Step 4: Select and transform data with Power Query

Use Power Query to select the tables and also transform data as per your requirement.

First, select the entities that need to be transferred. You can browse all entities in the source environment and preview some of the data in each entity.

Power query navigator

  1. Select one or multiple entities as needed, and then select Transform data.

    Note

    When importing relationships, remember that the parent entity dataflow needs to be imported before the child ones. The data for the child dataflow will require data to be in the parent entity for it to correctly map, otherwise it might throw an error.

  2. In the Power Query - Edit queries window, you can transform the query before import.

    • If you are only migrating data, there should not be a need to modify anything here.

    • Reducing the number of unnecessary columns will improve the dataflow performance for larger data sets.

    Tip

    You can go back to choose more tables in the Get data ribbon option for the same OData connector.

  3. Select Next in the lower right.

Step 5: Configure target environment settings

This section describes how to define the target environment settings.

Step 5.1: Map entities

For each entity chosen, select the behavior for importing that entity in these settings and then select Next.

Map entities

  • Load to existing entity (recommended)

    • The dataflow syncs data from the source environment's entity to the target environment, and the same entity schema is already defined in the target environment.

    • Ideally, use the same solution in both target and source environments to make data transfer seamless. Another advantage to having a predefined entity is more control over which solution the entity is defined in and the prefix.

    • Choose Delete rows that no longer exist in the query output. This ensures that the relationships will map correctly because it maintains the values for the lookups.

    • If the schema is identical in both source and target tables, you can select Auto map to quickly map the fields.

    • Requires a key configuration in the target environment (as the unique identifier fields are not available to modify).

  • Load to new entity (not recommended)

    • Ideally there should be an entity predefined in the target environment from the same solution import as the source environment. However, there are cases where this might not be feasible, so this is an option if there is no existing entity to load to.

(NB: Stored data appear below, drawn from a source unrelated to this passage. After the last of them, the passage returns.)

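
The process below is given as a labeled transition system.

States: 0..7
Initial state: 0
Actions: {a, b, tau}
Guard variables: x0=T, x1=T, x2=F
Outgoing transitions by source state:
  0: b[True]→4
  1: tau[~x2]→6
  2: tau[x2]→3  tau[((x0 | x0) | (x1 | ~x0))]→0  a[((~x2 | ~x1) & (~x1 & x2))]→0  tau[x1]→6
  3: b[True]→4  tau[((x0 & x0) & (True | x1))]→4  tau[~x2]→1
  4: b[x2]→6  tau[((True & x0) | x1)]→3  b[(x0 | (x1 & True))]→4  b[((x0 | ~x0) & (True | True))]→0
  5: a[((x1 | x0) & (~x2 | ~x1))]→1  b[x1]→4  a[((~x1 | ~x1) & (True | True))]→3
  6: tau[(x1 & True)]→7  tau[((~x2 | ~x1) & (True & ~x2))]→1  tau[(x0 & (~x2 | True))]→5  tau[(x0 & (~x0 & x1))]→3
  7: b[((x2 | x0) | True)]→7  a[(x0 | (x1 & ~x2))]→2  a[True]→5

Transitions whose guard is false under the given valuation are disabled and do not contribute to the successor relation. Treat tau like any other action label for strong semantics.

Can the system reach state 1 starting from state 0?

Guard filter leaves 18 enabled edge(s).
depth 0: {0}
depth 1: {4}  cumulative {0,4}
depth 2: {3}  cumulative {0,3,4}
depth 3: {1}  cumulative {0,1,3,4}
depth 4: {6}  cumulative {0,1,3,4,6}
depth 5: {5,7}  cumulative {0,1,3,4,5,6,7}
depth 6: {2}  cumulative {0,1,2,3,4,5,6,7}
Reach set: {0,1,2,3,4,5,6,7}
Path to 1: b·tau·tau

Answer: REACHABLE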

    • It creates a new custom entity in the target environment's default solution.

  • There is an option to Do not load, but do not include entities in the dataflow that are not being loaded. You can select Back from this menu to return to the Power Query menu and remove the entities that are not needed.

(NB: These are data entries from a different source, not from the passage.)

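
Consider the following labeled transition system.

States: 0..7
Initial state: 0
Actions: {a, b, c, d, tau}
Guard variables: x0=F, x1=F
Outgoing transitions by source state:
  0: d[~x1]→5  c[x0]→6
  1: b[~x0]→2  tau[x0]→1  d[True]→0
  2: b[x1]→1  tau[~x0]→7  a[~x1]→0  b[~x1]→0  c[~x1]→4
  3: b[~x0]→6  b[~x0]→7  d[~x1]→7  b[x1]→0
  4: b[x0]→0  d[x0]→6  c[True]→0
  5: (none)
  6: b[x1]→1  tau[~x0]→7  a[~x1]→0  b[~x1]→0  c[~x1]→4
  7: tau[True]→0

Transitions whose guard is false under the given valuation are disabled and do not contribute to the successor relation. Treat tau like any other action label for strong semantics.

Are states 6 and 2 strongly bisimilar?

Answer: BISIMILAR

Working:
Bisimulation quotient by refinement:
  π0 = {{0,1,2,3,4,5,6,7}}
  π1 = {{0},{1,3},{2,6},{4},{5},{7}}
  π2 = {{0},{1},{2,6},{3},{4},{5},{7}}
7 equivalence class(es) (converged in 3)
[6]={2,6}  [2]={2,6}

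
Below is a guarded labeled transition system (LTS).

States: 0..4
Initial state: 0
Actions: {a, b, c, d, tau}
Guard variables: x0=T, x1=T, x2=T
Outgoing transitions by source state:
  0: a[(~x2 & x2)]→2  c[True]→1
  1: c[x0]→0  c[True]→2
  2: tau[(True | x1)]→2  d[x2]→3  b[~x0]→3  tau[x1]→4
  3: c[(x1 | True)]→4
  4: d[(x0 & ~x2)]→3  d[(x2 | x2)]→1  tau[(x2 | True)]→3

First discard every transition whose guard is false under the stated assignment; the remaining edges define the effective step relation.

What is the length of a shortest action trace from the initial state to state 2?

Answer: 2

Working:
BFS to 2:
  L0 = {0}
  L1 = {1}
  L2 = {2}
first hit 2 at d=2 via c·c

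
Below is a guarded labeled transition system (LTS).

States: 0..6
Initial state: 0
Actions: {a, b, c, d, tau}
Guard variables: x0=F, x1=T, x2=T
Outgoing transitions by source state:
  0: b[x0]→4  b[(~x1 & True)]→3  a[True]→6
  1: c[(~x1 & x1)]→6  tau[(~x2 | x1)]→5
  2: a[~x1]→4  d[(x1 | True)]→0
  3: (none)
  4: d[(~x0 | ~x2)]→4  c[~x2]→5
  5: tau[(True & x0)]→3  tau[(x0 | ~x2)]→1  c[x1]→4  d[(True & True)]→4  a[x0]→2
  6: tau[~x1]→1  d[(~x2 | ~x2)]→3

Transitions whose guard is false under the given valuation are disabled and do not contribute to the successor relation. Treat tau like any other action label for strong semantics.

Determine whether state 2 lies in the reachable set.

Answer: UNREACHABLE

Analysis:
6 transition(s) survive guard evaluation.
Layer 0: {0}
Layer 1: {6}  now seen {0,6}
Reach set: {0,6}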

Step 5.2: Refresh settings

Select Refresh manually since this is a one-time migration and then select Create.

Step 6: Run the dataflow

The initial dataflow load initiates when you select Create.

Refresh manually

You can manually initiate a dataflow by selecting (...) in the dataflows list. Make sure to run dependent dataflows after the parent flows have completed.

Refresh manually

Tips

  • Try out one entity first to walk through the steps, then build out all the dataflows.

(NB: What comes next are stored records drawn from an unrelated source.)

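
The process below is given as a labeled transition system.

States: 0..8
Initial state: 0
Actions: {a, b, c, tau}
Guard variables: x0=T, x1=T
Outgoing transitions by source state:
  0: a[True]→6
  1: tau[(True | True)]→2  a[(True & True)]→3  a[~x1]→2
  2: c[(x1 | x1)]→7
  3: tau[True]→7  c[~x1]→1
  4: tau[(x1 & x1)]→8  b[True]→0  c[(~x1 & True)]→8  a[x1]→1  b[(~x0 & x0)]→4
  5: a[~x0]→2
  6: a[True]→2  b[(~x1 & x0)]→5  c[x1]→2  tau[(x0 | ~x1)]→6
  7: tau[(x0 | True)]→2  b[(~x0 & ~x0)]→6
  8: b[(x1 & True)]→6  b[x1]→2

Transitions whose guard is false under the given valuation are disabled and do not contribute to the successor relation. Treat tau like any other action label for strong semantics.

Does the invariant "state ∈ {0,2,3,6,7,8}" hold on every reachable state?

Answer: INVARIANT HOLDS

Trace:
Allowed set {0,2,3,6,7,8}
Reach set: {0,2,6,7}
  0: ✓
  2: ✓
  6: ✓
  7: ✓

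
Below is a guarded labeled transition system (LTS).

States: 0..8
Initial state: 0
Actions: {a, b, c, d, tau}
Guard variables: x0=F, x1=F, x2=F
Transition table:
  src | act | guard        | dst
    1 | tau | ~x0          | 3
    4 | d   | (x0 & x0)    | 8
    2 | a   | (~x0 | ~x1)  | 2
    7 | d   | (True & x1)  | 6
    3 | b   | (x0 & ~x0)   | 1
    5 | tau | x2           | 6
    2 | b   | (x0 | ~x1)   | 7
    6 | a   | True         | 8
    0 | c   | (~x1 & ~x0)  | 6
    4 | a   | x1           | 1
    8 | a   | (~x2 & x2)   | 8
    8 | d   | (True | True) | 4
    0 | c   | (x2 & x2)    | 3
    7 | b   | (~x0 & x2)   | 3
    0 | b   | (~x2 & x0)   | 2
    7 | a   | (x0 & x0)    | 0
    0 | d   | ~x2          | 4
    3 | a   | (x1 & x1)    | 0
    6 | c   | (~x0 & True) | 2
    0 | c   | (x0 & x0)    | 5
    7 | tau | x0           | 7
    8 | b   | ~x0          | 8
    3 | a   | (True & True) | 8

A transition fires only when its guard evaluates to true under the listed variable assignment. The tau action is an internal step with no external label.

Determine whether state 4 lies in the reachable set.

Answer: REACHABLE

Analysis:
After dropping false guards: 10 live edges.
Layer 0: {0}
Layer 1: {4,6}  cumulative {0,4,6}
Layer 2: {2,8}  cumulative {0,2,4,6,8}
Layer 3: {7}  cumulative {0,2,4,6,7,8}
R = {0,2,4,6,7,8}
trace reaching 4: d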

  • If there are more entities that contain larger amounts of data, consider configuring multiple separate dataflows for individual entities.

  • One-to-many relationships will require separate dataflows for each entity. Configure and run the parent (aka one, or independently) entity dataflow before the child entity.

  • If there are errors with the dataflow refresh, you can view the refresh history in the (...) menu in the dataflows list and download each refresh log.

Limitations

  • Many-to-many relationship data imports are not supported.

  • Parent dataflows must be manually configured to run before child dataflows.